I think everyone's so scared of other people judging them.
There's lots of interesting stuff happening in the world. Lots of good and bad things, and there's interest in music still, which there always will be, which is always a good thing.
I liked the idea of being a photographer, just that you take this one picture of this one thing that'll never happen again - it's a bit weird when you think about it.
Once you write and record a song, it becomes everyone else's song.
I don't know anything except being female, so I don't know the opposite of it.
I think even though things are changing a bit, we still kind of tend to grow up with girls being like, 'Don't be too loud, don't be too rude, don't be too naughty,' or whatever, to act a certain way.
The first song I wrote was called "You" and it was a love song about somebody who didn't even exist. I remember them all because I used to always write terrible poetry. I keep all my notebooks.
I've never liked songs that are about writing, or struggling to write. Maybe it's because it's too relatable to me.
It's easier to be angry. It's harder to be positive and happy, I reckon.
I definitely grew up on a lot of American bands. I didn't really know that there were any decent Australian bands until I was around 20.
The music, I think, is just as important as the lyrics; it portrays the emotion of the song. I play the kind of music that I want to listen to.
It was cool at the rock camp - girls could just be themselves and they could be silly, they could roll around on the floor playing guitar.
I try to take notes of things that happen that I think are important or interesting or just little tidbits here and there that happen in life. And some of it's even just one line or like a saying and I just go off that.
I don't like to overcook songs.
Smoke Ring for My Halo was the first album I bought of Kurt's Vile, and when I first listened to "Peeping Tomboy" I was really depressed and unemployed. But the lyrics are, "I don't want to work. I don't want to sit around all day frowning." I was like, "Ah! Yes!"
"On Script" is one of my favorite songs I've ever written. I'd just been jamming on it one day, and again I was struggling with lyrics. I'm still figuring out what it's about. I've seen a couple of reviews that are like, "It's about the monotony of playing the same songs every night," because I say, "On script every night/Like a well-rehearsed stage show." It's not about that at all, but I find that funny, how people project what they think about me, or songwriters in general.
I think that if people get my music, then they get what my message is.
People should be free to take whatever they want from music and I think that over time I realized that different people always find different things in my songs, which is really good.
I started writing songs when I started learning guitar.
I reckon that growing up, listening to so much different music, I think over time I just kind of sucked it all in and it probably comes back out through my music.
I've never really had a certain style of music in mind that I make, or am really adamant on how something should sound, but I like the process of not knowing, of just seeing what happens and what comes out.
Sometimes I have something stuck in my head and that directs the rhyme that I'm writing with.

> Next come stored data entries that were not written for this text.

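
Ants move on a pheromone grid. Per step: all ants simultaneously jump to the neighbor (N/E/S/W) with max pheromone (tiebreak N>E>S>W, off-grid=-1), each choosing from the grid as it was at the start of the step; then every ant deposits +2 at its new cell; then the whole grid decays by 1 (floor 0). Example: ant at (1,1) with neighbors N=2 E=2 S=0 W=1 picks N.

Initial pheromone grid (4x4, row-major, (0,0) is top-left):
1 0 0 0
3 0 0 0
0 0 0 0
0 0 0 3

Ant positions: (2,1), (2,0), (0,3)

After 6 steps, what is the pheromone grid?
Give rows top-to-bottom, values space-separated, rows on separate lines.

After step 1: ants at (1,1),(1,0),(1,3)
  0 0 0 0
  4 1 0 1
  0 0 0 0
  0 0 0 2
After step 2: ants at (1,0),(1,1),(0,3)
  0 0 0 1
  5 2 0 0
  0 0 0 0
  0 0 0 1
After step 3: ants at (1,1),(1,0),(1,3)
  0 0 0 0
  6 3 0 1
  0 0 0 0
  0 0 0 0
After step 4: ants at (1,0),(1,1),(0,3)
  0 0 0 1
  7 4 0 0
  0 0 0 0
  0 0 0 0
After step 5: ants at (1,1),(1,0),(1,3)
  0 0 0 0
  8 5 0 1
  0 0 0 0
  0 0 0 0
After step 6: ants at (1,0),(1,1),(0,3)
  0 0 0 1
  9 6 0 0
  0 0 0 0
  0 0 0 0

0 0 0 1
9 6 0 0
0 0 0 0
0 0 0 0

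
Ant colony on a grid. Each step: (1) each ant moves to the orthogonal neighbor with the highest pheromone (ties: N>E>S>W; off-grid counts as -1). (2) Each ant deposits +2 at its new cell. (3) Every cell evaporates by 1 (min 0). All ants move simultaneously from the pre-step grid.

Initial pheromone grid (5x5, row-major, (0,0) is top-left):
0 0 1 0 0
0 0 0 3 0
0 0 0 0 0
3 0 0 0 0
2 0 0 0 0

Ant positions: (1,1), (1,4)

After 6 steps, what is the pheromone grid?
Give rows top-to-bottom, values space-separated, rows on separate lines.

After step 1: ants at (0,1),(1,3)
  0 1 0 0 0
  0 0 0 4 0
  0 0 0 0 0
  2 0 0 0 0
  1 0 0 0 0
After step 2: ants at (0,2),(0,3)
  0 0 1 1 0
  0 0 0 3 0
  0 0 0 0 0
  1 0 0 0 0
  0 0 0 0 0
After step 3: ants at (0,3),(1,3)
  0 0 0 2 0
  0 0 0 4 0
  0 0 0 0 0
  0 0 0 0 0
  0 0 0 0 0
After step 4: ants at (1,3),(0,3)
  0 0 0 3 0
  0 0 0 5 0
  0 0 0 0 0
  0 0 0 0 0
  0 0 0 0 0
After step 5: ants at (0,3),(1,3)
  0 0 0 4 0
  0 0 0 6 0
  0 0 0 0 0
  0 0 0 0 0
  0 0 0 0 0
After step 6: ants at (1,3),(0,3)
  0 0 0 5 0
  0 0 0 7 0
  0 0 0 0 0
  0 0 0 0 0
  0 0 0 0 0

0 0 0 5 0
0 0 0 7 0
0 0 0 0 0
0 0 0 0 0
0 0 0 0 0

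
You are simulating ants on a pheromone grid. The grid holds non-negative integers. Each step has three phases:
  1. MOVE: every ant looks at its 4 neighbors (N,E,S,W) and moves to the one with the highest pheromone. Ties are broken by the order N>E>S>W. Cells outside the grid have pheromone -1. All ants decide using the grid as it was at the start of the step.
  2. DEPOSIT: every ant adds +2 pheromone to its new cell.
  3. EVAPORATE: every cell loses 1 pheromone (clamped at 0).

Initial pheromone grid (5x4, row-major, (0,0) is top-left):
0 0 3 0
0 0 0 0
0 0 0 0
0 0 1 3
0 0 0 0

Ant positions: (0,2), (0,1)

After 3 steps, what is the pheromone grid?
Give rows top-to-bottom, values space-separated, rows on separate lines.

After step 1: ants at (0,3),(0,2)
  0 0 4 1
  0 0 0 0
  0 0 0 0
  0 0 0 2
  0 0 0 0
After step 2: ants at (0,2),(0,3)
  0 0 5 2
  0 0 0 0
  0 0 0 0
  0 0 0 1
  0 0 0 0
After step 3: ants at (0,3),(0,2)
  0 0 6 3
  0 0 0 0
  0 0 0 0
  0 0 0 0
  0 0 0 0

0 0 6 3
0 0 0 0
0 0 0 0
0 0 0 0
0 0 0 0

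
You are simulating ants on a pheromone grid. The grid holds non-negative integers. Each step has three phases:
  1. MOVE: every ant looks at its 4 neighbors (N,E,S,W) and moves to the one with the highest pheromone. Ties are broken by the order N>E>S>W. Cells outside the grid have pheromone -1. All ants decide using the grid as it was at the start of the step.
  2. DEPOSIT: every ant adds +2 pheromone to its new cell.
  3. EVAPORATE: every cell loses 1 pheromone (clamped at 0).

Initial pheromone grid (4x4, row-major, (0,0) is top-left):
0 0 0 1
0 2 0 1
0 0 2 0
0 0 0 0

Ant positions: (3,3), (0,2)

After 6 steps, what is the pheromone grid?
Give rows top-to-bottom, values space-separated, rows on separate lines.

After step 1: ants at (2,3),(0,3)
  0 0 0 2
  0 1 0 0
  0 0 1 1
  0 0 0 0
After step 2: ants at (2,2),(1,3)
  0 0 0 1
  0 0 0 1
  0 0 2 0
  0 0 0 0
After step 3: ants at (1,2),(0,3)
  0 0 0 2
  0 0 1 0
  0 0 1 0
  0 0 0 0
After step 4: ants at (2,2),(1,3)
  0 0 0 1
  0 0 0 1
  0 0 2 0
  0 0 0 0
After step 5: ants at (1,2),(0,3)
  0 0 0 2
  0 0 1 0
  0 0 1 0
  0 0 0 0
After step 6: ants at (2,2),(1,3)
  0 0 0 1
  0 0 0 1
  0 0 2 0
  0 0 0 0

0 0 0 1
0 0 0 1
0 0 2 0
0 0 0 0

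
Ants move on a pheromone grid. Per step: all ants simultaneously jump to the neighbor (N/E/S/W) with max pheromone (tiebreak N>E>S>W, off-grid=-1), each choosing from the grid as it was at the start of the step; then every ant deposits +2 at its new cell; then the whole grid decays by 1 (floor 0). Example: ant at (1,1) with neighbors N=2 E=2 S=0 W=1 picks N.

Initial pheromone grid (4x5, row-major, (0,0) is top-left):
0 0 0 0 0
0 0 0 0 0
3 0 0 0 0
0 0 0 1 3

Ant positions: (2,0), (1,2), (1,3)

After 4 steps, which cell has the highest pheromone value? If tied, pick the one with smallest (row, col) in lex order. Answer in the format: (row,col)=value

Answer: (0,2)=4

Derivation:
Step 1: ant0:(2,0)->N->(1,0) | ant1:(1,2)->N->(0,2) | ant2:(1,3)->N->(0,3)
  grid max=2 at (2,0)
Step 2: ant0:(1,0)->S->(2,0) | ant1:(0,2)->E->(0,3) | ant2:(0,3)->W->(0,2)
  grid max=3 at (2,0)
Step 3: ant0:(2,0)->N->(1,0) | ant1:(0,3)->W->(0,2) | ant2:(0,2)->E->(0,3)
  grid max=3 at (0,2)
Step 4: ant0:(1,0)->S->(2,0) | ant1:(0,2)->E->(0,3) | ant2:(0,3)->W->(0,2)
  grid max=4 at (0,2)
Final grid:
  0 0 4 4 0
  0 0 0 0 0
  3 0 0 0 0
  0 0 0 0 0
Max pheromone 4 at (0,2)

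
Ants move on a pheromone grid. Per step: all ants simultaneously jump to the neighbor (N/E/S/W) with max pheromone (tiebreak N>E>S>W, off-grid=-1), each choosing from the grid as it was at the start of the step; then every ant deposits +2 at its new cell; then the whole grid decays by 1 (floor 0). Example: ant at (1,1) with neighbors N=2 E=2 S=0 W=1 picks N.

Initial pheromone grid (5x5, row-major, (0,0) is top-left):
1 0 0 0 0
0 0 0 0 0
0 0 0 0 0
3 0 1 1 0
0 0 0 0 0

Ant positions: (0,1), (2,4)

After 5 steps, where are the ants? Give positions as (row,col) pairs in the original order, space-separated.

Step 1: ant0:(0,1)->W->(0,0) | ant1:(2,4)->N->(1,4)
  grid max=2 at (0,0)
Step 2: ant0:(0,0)->E->(0,1) | ant1:(1,4)->N->(0,4)
  grid max=1 at (0,0)
Step 3: ant0:(0,1)->W->(0,0) | ant1:(0,4)->S->(1,4)
  grid max=2 at (0,0)
Step 4: ant0:(0,0)->E->(0,1) | ant1:(1,4)->N->(0,4)
  grid max=1 at (0,0)
Step 5: ant0:(0,1)->W->(0,0) | ant1:(0,4)->S->(1,4)
  grid max=2 at (0,0)

(0,0) (1,4)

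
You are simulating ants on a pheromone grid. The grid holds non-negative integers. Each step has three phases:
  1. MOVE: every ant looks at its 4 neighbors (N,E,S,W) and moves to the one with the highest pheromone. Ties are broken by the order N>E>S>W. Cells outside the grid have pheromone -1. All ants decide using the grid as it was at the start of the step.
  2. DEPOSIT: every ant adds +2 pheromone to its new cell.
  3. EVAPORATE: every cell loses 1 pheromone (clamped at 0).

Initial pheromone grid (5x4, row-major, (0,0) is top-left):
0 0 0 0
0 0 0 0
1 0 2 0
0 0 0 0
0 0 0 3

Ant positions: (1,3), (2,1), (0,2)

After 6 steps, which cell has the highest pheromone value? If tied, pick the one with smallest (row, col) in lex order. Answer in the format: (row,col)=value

Step 1: ant0:(1,3)->N->(0,3) | ant1:(2,1)->E->(2,2) | ant2:(0,2)->E->(0,3)
  grid max=3 at (0,3)
Step 2: ant0:(0,3)->S->(1,3) | ant1:(2,2)->N->(1,2) | ant2:(0,3)->S->(1,3)
  grid max=3 at (1,3)
Step 3: ant0:(1,3)->N->(0,3) | ant1:(1,2)->E->(1,3) | ant2:(1,3)->N->(0,3)
  grid max=5 at (0,3)
Step 4: ant0:(0,3)->S->(1,3) | ant1:(1,3)->N->(0,3) | ant2:(0,3)->S->(1,3)
  grid max=7 at (1,3)
Step 5: ant0:(1,3)->N->(0,3) | ant1:(0,3)->S->(1,3) | ant2:(1,3)->N->(0,3)
  grid max=9 at (0,3)
Step 6: ant0:(0,3)->S->(1,3) | ant1:(1,3)->N->(0,3) | ant2:(0,3)->S->(1,3)
  grid max=11 at (1,3)
Final grid:
  0 0 0 10
  0 0 0 11
  0 0 0 0
  0 0 0 0
  0 0 0 0
Max pheromone 11 at (1,3)

Answer: (1,3)=11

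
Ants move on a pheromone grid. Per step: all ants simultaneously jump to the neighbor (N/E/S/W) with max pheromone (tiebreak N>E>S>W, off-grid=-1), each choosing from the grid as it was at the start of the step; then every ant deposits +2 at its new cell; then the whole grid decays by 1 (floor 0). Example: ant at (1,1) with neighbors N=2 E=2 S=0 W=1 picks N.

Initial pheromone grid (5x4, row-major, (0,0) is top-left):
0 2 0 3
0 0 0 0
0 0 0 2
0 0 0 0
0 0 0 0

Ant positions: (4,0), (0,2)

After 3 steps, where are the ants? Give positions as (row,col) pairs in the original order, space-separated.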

I try to write a lot and my process is kind of back and forth. I procrastinate a lot so when I do sit down to write, I'm pretty lazy at it. And it's such a frustrating thing sometimes - writing - when you don't do it all the time, you get that thing in your head that you have nothing to talk about and you can't write songs.
Every time I write a song it feels like it could be the last one I do, or it always feels like a fluke.